Maman est Chez le Coiffeur, yani "Anne Kuaföre Gitti". Cinsiyetinize ve hormonal durumunuza bakmaksızın size "Çocuk istiyorum. Çocuuk!" nidaları attırabilecek bir film. Film amacı aslında nüfusu artırmak değil. Hatta tam tersi. Son derece açık iki gönderme var filmde: "Öyle b*kuma çocuk yapmayın. Önce temelinizi sağlam oturtun." Sonuncu ve en önemli gönderme ise komşumuzun tavuğunun bize flamingo göründüğü, aslında hiçbir şeyin düşündüğmüz gibi olmadığı ve yetişkinler arasındaki çatışmaların cefasını çocukların çektiği yönünde. Şimdi yazarken bile içim bir şey oldu. Duygulandım. Mola vereyim iki dakika...
Filmimiz bir Quebecois, yani Kanada Frankofonu ve 1966 yılının yazında geçiyor. İçinde yaşanılan evler, göl, yeşillikler derken bir yandan da size yaşadığınız karbondioksit, trafik ve bol bol bina dolu hayatı sorgulataiblir. Aman diyeyim. Sonra gaza gelip istifa filan etmeyin. Başıma kalırsınız.

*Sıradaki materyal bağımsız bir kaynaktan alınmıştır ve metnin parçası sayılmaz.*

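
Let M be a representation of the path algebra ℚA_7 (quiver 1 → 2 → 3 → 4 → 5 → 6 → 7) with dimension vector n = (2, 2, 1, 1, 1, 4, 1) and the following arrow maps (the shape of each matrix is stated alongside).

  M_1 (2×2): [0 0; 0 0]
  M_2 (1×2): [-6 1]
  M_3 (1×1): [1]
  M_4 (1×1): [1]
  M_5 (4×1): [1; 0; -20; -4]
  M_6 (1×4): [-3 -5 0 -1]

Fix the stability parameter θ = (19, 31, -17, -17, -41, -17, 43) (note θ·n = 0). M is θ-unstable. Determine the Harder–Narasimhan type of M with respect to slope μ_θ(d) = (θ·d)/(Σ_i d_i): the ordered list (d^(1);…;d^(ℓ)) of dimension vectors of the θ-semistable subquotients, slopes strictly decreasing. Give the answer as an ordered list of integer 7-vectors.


Interval decomposition of M: I[1,1]^2, I[2,2], I[2,7], I[6,6]^3.
HN type (ℓ=5): μ^(1)=43; μ^(2)=31; μ^(3)=19; μ^(4)=-61/5; μ^(5)=-17

((0, 0, 0, 0, 0, 0, 1); (0, 1, 0, 0, 0, 0, 0); (2, 0, 0, 0, 0, 0, 0); (0, 1, 1, 1, 1, 1, 0); (0, 0, 0, 0, 0, 3, 0))


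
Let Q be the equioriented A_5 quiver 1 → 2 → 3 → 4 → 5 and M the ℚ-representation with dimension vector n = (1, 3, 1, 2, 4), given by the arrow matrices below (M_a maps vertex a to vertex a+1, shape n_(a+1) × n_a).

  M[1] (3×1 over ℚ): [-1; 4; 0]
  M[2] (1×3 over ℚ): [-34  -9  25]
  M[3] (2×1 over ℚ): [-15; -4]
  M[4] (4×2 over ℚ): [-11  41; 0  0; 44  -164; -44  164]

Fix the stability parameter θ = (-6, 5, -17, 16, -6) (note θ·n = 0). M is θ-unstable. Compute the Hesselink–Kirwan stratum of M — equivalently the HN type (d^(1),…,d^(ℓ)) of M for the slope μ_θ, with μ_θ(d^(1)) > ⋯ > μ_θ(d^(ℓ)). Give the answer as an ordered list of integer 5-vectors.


Barcode: M ≅ I[1,5], I[2,2]^2, I[4,4], I[5,5]^3. HN layers by μ_θ (3 steps, strictly decreasing):
  μ^(1)=16; μ^(2)=5; μ^(3)=-6

((0, 0, 0, 1, 0); (0, 2, 0, 1, 1); (1, 1, 1, 0, 3))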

Bir annemiz var. Bir baba ve üç çocuk. Baba doktor gibi, bakteriyolog gibi bir şey. Baba araştırma amaçlı Afrika ülkelerini geziyor. Eve geldiği zamanlardan birindeyse karısı kocasında değişiklik olduğunu fark ediyor. Ancak büyük çabalarla bilince geçirmediği, yalnızca hissiyat olarak kalan bu şüpheleri annesinin içinden çekip çıkaran evin on üç on dört yaşlarındaki büyük kızı Elise oluyor. Yaşadığı soğuk duş etkisiyle çılgına dönen ve ne yapacağını şaşıran anne ise çocuklarına en kısa zamanda onları yanına alacağını söyleyip Londra'ya gidiyor. Geriye annesinin gitmesine neden olduğunu, asıl suçlunun kendisi olduğunu düşünüp içten içte vicdan azabı duyan yeni ergen bir genç kız, makinelerle uğraşan ve duygularını fazla yüzeye vurmayan ortanca oğlan ve öğrenim güçlüğü çeken minik bir oğul bırakıyor. Bir de hayattan bezmiş bir babamız var tabii.. İnsanlar annelerini sorduklarında mütemadiyen "Kuaföre gitti." cevabını veriyorlar.
Henüz ana kuzusu olan küçük oğlanın git gide değişen dünyası, içine kapanması ve yaşadıklarını şiddetle dışarıya vurması filmin dönüm noktası. Bir de Elise ve tek başına yaşayan, sağır-garip balıkçı arasındaki ilişki var ki onun hakkında da ayrı bir film çekilebilir sanıyorum. Kendi dertlerinden kaçabilmek için herkesin kaçtığı adama kaçan -Türk gibi düşünmeyin.Sığınan işte. Boğçayı alıp kaçmıyor.- ve sonucunda zaten filmin asıl teması olan "Hiçbir şey göründüğü gibi değildir." sözünü pekiştirecek bir dostluk başlatan bir Elise'imiz var.
Tüm film içinde beni ikinci ençok etkileyen şey, -birincisi tabii ki miniğimiz- Annesi evli ve bir çocukluyken Avusturyalı bir adamdan kendisine hamile kalan çocuk. Elise ile dostluk eden bu yarı Avusturyalı civcivin kendine bir rol model bulabilmek için televizyonda gördüğü her Avusturyalı adamın kendi babası olduğunu düşünmesi, Avusturya geleneksel kıyafetleriyle dolaşması bana çok dokundu bilemiyorum. Yerim onu ben.